Stefan Kunze wrote:
Am Mittwoch, 5. August 2015, 23:17:46 schrieb Bjoern Voigt:
My personal opinion: Having 'bleeding edge' packages is a good
strategy in relation to security. I prefer bleeding edge packages
over back-ported security patches.
This is basically security by (version) numbers. In the end it does not really matter if its backported or new Versions. The only thing missing in backported versions are new features (and even those can in exceptions be backported)
It depends. The reasons why I prefer bleeding edge software over old software with backported security patches are: - Sometimes the security patch has dependencies to other code changes. A good distribution maintainer with enough time sees the dependencies and handles them right. But who has enough time? - Usually more upstream developers tested a new release compared with an old release with backported patches. - Automated security testing software often does not detect the backported patches. The testing software often only evaluates the version numbers.
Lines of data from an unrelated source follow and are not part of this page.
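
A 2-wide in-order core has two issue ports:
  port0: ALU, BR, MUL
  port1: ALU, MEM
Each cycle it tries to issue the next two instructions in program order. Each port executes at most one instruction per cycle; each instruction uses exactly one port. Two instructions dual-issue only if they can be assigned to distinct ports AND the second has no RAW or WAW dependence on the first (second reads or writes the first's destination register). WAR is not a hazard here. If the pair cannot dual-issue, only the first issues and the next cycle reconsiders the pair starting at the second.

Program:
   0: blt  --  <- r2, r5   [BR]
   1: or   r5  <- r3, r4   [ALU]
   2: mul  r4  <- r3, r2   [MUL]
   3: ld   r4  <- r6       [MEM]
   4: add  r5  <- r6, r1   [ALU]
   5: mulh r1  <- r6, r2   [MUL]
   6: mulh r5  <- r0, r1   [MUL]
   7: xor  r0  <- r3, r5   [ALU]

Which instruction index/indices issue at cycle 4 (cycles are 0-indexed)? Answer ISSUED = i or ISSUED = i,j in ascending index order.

ISSUED = 6

0. blt+or @i0/i1  | dual
1. mul @i2  | WAW r4
2. ld+add @i3/i4  | dual
3. mulh @i5  | no-port MUL/MUL
4. mulh @i6  | RAW r5
5. xor @i7  | tail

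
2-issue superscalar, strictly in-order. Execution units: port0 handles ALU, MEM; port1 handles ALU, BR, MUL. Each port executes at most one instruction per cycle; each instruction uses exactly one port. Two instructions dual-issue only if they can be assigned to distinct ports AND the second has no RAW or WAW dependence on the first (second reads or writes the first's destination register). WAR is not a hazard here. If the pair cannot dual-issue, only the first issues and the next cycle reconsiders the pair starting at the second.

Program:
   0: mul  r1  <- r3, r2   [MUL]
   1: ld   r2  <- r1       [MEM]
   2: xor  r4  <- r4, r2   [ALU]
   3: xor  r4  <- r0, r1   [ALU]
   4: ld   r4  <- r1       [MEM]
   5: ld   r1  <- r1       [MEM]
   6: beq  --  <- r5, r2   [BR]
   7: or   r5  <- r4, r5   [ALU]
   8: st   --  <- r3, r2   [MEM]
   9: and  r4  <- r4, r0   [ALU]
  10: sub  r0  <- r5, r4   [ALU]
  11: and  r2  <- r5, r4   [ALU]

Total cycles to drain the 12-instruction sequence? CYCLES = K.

CYCLES = 9

[0] i0  mul.MUL  -- RAW r1
[1] i1  ld.MEM  -- RAW r2
[2] i2  xor.ALU  -- WAW r4
[3] i3  xor.ALU  -- WAW r4
[4] i4  ld.MEM  -- no-port MEM/MEM
[5] i5,i6  ld.MEM+beq.BR  -- 2-wide
[6] i7,i8  or.ALU+st.MEM  -- 2-wide
[7] i9  and.ALU  -- RAW r4
[8] i10,i11  sub.ALU+and.ALU  -- 2-wide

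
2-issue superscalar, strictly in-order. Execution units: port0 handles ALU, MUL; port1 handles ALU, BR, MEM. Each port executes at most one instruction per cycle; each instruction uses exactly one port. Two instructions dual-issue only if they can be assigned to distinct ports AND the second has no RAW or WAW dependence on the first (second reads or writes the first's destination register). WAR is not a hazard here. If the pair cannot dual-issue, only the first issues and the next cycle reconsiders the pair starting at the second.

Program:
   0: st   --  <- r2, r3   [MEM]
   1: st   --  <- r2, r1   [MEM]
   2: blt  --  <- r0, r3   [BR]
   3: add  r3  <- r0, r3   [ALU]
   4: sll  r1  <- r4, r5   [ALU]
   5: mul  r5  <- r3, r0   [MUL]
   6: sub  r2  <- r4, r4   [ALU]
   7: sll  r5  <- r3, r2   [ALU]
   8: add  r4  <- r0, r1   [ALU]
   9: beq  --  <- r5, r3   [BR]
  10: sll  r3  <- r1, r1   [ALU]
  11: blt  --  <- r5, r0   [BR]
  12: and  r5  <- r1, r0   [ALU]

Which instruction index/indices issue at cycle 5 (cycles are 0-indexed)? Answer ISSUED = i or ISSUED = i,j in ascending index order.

ISSUED = 7,8

#0 head=0: st.MEM i0 no-port MEM/MEM
#1 head=1: st.MEM i1 no-port MEM/BR
#2 head=2: blt.BR/add.ALU i2,i3 pair
#3 head=4: sll.ALU/mul.MUL i4,i5 pair
#4 head=6: sub.ALU i6 RAW r2
#5 head=7: sll.ALU/add.ALU i7,i8 pair
#6 head=9: beq.BR/sll.ALU i9,i10 pair
#7 head=11: blt.BR/and.ALU i11,i12 pair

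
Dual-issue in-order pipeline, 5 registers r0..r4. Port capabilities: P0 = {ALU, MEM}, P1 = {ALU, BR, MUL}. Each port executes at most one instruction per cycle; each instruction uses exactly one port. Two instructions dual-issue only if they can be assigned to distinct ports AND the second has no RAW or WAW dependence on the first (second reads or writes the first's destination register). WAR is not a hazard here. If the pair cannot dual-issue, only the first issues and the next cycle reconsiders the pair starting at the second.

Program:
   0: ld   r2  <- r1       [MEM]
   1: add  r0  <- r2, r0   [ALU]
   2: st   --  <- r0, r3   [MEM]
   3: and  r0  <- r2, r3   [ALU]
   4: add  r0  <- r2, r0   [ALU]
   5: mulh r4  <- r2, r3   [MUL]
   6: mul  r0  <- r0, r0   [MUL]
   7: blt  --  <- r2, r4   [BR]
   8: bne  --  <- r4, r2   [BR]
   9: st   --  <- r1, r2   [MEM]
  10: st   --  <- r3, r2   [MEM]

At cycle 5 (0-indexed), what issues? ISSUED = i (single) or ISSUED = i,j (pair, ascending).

t=0 i0:ld ; RAW r2
t=1 i1:add ; RAW r0
t=2 i2+i3:st and ; 2-wide
t=3 i4+i5:add mulh ; 2-wide
t=4 i6:mul ; no-port MUL/BR
t=5 i7:blt ; no-port BR/BR
t=6 i8+i9:bne st ; 2-wide
t=7 i10:st ; tail

ISSUED = 7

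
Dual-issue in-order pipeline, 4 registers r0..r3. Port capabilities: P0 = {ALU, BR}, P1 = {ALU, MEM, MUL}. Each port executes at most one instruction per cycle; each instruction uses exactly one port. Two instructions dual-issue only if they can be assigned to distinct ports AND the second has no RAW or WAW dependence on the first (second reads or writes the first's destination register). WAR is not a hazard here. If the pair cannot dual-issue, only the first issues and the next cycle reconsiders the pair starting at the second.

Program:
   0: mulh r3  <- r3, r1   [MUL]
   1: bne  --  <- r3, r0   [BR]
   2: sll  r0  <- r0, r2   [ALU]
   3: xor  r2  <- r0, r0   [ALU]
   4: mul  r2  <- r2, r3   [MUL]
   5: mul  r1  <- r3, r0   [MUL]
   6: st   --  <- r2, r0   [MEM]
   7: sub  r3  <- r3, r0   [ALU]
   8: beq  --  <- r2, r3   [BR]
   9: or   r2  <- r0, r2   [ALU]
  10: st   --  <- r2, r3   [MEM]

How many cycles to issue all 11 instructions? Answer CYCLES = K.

#0 head=0: mulh.MUL i0 RAW r3
#1 head=1: bne.BR sll.ALU i1+i2 pair
#2 head=3: xor.ALU i3 RAW+WAW r2
#3 head=4: mul.MUL i4 no-port MUL/MUL
#4 head=5: mul.MUL i5 no-port MUL/MEM
#5 head=6: st.MEM sub.ALU i6+i7 pair
#6 head=8: beq.BR or.ALU i8+i9 pair
#7 head=10: st.MEM i10 tail

CYCLES = 8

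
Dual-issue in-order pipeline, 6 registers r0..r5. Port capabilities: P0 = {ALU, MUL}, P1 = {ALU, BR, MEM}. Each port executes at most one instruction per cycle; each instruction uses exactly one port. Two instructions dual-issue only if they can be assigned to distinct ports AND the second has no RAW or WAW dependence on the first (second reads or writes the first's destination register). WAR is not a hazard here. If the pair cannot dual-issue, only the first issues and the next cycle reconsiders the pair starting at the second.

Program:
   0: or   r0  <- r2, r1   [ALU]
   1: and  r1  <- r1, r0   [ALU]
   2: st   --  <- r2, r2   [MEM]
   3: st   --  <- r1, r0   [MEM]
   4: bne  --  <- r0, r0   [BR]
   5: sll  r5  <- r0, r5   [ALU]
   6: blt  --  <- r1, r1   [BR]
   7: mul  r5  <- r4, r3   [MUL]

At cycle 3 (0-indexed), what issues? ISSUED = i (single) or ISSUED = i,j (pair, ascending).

c0: i0 or  RAW r0
c1: i1&i2 and st  2-wide
c2: i3 st  no-port MEM/BR
c3: i4&i5 bne sll  2-wide
c4: i6&i7 blt mul  2-wide

ISSUED = 4,5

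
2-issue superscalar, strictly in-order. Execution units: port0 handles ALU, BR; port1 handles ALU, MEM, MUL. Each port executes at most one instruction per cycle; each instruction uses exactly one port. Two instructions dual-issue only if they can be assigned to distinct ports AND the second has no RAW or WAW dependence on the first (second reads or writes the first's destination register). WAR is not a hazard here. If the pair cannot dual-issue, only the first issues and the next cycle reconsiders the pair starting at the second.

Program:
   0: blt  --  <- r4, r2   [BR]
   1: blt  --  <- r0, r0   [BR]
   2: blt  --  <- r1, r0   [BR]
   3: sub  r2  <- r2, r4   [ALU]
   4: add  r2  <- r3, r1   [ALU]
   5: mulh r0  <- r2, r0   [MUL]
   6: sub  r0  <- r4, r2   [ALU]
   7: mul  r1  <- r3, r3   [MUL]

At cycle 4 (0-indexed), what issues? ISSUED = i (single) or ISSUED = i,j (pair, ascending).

ISSUED = 5

  cy0 -> i0 (blt.BR) no-port BR/BR
  cy1 -> i1 (blt.BR) no-port BR/BR
  cy2 -> i2/i3 (blt.BR/sub.ALU) dual
  cy3 -> i4 (add.ALU) RAW r2
  cy4 -> i5 (mulh.MUL) WAW r0
  cy5 -> i6/i7 (sub.ALU/mul.MUL) dual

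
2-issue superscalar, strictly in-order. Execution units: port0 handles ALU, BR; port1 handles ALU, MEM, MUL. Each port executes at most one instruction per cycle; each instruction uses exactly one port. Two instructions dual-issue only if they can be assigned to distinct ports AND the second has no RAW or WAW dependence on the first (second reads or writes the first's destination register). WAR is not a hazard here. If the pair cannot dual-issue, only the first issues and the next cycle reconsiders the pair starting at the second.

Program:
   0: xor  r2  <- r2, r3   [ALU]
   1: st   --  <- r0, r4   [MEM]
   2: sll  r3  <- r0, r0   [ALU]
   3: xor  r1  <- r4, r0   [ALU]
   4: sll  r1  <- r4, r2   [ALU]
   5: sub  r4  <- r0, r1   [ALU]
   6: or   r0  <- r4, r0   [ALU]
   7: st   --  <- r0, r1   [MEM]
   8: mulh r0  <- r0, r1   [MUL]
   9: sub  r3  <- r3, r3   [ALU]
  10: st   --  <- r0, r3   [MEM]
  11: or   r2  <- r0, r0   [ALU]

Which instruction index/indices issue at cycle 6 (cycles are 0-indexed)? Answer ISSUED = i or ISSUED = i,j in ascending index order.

t=0 i0,i1:xor.ALU st.MEM ; 2-wide
t=1 i2,i3:sll.ALU xor.ALU ; 2-wide
t=2 i4:sll.ALU ; RAW r1
t=3 i5:sub.ALU ; RAW r4
t=4 i6:or.ALU ; RAW r0
t=5 i7:st.MEM ; no-port MEM/MUL
t=6 i8,i9:mulh.MUL sub.ALU ; 2-wide
t=7 i10,i11:st.MEM or.ALU ; 2-wide

ISSUED = 8,9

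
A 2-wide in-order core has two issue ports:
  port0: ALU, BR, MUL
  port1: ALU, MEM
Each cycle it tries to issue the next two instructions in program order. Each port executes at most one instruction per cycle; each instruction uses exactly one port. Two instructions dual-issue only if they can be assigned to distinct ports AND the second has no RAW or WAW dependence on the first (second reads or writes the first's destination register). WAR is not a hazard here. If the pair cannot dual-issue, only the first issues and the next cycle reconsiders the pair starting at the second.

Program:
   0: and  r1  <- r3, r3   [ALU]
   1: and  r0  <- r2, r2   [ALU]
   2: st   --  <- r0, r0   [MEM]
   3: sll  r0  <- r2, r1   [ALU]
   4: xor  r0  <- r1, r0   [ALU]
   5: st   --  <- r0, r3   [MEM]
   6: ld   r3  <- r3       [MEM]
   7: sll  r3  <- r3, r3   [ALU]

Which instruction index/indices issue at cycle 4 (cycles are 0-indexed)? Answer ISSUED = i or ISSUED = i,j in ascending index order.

ISSUED = 6

t=0 i0/i1:and.ALU;and.ALU ; pair
t=1 i2/i3:st.MEM;sll.ALU ; pair
t=2 i4:xor.ALU ; RAW r0
t=3 i5:st.MEM ; no-port MEM/MEM
t=4 i6:ld.MEM ; RAW+WAW r3
t=5 i7:sll.ALU ; tail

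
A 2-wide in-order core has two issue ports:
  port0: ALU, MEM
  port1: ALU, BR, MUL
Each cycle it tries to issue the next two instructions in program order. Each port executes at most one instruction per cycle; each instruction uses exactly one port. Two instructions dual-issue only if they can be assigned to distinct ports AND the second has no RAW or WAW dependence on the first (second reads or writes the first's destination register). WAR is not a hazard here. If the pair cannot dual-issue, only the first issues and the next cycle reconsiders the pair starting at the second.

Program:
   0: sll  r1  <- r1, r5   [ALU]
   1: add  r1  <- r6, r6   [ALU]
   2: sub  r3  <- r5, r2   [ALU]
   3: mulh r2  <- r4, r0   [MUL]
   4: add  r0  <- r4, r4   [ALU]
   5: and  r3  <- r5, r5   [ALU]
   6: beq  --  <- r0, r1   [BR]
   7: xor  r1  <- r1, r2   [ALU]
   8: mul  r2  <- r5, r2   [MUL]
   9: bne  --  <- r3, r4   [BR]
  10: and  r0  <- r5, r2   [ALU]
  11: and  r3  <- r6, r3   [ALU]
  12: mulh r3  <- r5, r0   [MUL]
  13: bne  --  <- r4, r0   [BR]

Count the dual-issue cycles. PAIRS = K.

PAIRS = 5

#0 head=0: sll.ALU i0 WAW r1
#1 head=1: add.ALU/sub.ALU i1&i2 pair
#2 head=3: mulh.MUL/add.ALU i3&i4 pair
#3 head=5: and.ALU/beq.BR i5&i6 pair
#4 head=7: xor.ALU/mul.MUL i7&i8 pair
#5 head=9: bne.BR/and.ALU i9&i10 pair
#6 head=11: and.ALU i11 WAW r3
#7 head=12: mulh.MUL i12 no-port MUL/BR
#8 head=13: bne.BR i13 tail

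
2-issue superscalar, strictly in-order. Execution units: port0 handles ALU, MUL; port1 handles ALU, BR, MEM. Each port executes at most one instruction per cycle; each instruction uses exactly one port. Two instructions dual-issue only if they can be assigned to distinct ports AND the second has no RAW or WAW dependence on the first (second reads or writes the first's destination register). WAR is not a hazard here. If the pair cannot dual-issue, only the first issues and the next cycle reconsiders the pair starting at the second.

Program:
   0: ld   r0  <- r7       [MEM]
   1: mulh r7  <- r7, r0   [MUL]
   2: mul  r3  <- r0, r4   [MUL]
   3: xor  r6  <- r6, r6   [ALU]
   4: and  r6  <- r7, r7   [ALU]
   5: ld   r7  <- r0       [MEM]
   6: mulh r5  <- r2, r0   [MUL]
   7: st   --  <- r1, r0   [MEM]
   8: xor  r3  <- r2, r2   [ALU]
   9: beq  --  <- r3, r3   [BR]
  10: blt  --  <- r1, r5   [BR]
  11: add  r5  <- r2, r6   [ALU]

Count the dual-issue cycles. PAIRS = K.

PAIRS = 4

[0] i0  ld.MEM  -- RAW r0
[1] i1  mulh.MUL  -- no-port MUL/MUL
[2] i2+i3  mul.MUL;xor.ALU  -- 2-wide
[3] i4+i5  and.ALU;ld.MEM  -- 2-wide
[4] i6+i7  mulh.MUL;st.MEM  -- 2-wide
[5] i8  xor.ALU  -- RAW r3
[6] i9  beq.BR  -- no-port BR/BR
[7] i10+i11  blt.BR;add.ALU  -- 2-wide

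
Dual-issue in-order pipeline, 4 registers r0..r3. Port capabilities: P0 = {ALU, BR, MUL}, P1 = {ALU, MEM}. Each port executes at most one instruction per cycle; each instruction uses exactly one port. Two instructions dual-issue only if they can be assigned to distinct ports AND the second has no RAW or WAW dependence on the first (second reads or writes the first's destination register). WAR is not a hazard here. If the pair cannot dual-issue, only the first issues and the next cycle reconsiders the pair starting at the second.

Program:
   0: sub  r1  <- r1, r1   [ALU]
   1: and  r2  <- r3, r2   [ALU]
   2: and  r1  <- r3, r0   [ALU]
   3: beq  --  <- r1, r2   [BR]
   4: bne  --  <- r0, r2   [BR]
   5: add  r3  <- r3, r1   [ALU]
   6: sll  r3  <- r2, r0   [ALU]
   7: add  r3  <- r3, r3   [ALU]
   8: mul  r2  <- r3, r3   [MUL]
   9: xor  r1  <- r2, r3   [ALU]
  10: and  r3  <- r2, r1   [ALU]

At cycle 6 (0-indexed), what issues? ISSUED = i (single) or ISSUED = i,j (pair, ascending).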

This produces false positives. - An upstream developer sometimes does not see, that he fixed a security hole during development of new releases. Package maintainers have no good changes to detect such problems, if the upstream developer or other people do not detect them. - Not every security improvement fixes a real security bug. In my example (Sendmail with or without SSL 3) the Ubuntu maintainers did not provide any solution for disabling SSL 3 on Sendmail. openSUSE provides a solution (Sendmail 8.14.9 has options to disable SSL 3), but does not automatically deactivate SSL 3 on openSUSE <= 13.2. So I think, that distribution maintainers estimate Sendmail with SSL 3 as a low severity problem, - Security improvements on base libraries like OpenSSL often can not be backported, because too much packages have dependencies to them and testing and fixing all the dependent software is too much work. Things become difficult, if the security library patches change the ABI.
If course security is not the only objective for a Linux
distribution. Functionality, stability, the amount of packages etc.
are important too. I liked the old development model of openSUSE.
So did I. But if I can't be maintained what is the point?
Some years ago we had 4 openSUSE releases each year.
I'm following openSUSE since 2006 and we never had 4 Releases in a year
I use SuSE/openSUSE since around 1996/1997. I think, we had 4 release a year around 2000 but I am not sure.
openSUSE Tumbleweed and Leap are both big steps in opposite directions.
Currently I am not happy with both for production systems.
Tumbleweed on Productionsystems I can understand but Leap - we are not even in the first Beta Version and you already judge it as insufficient?
Of course I currently could not judge the quality of Leap. But I heard that the decision to go for Leap is made. The community can not change the decision, but we probably can influence the details. (For instance I heard, that the community has prevailed, that openSUSE Leap will use Kernel 4.1 instead of an old 3.x Kernel lile SLES 12. Of course Kernel 4.1 will be old too at the Leap 42.1 release date.) Personally I would recommend to think about using bleeding edge security software (libraries and applications). Currently I simulate this with additional repositories like [server:mail] or [server:database]. I hope that we can use such (good maintained and relatively stable) repositories on Leap too.
On my
personal desktops I will probably go to Tumbleweed.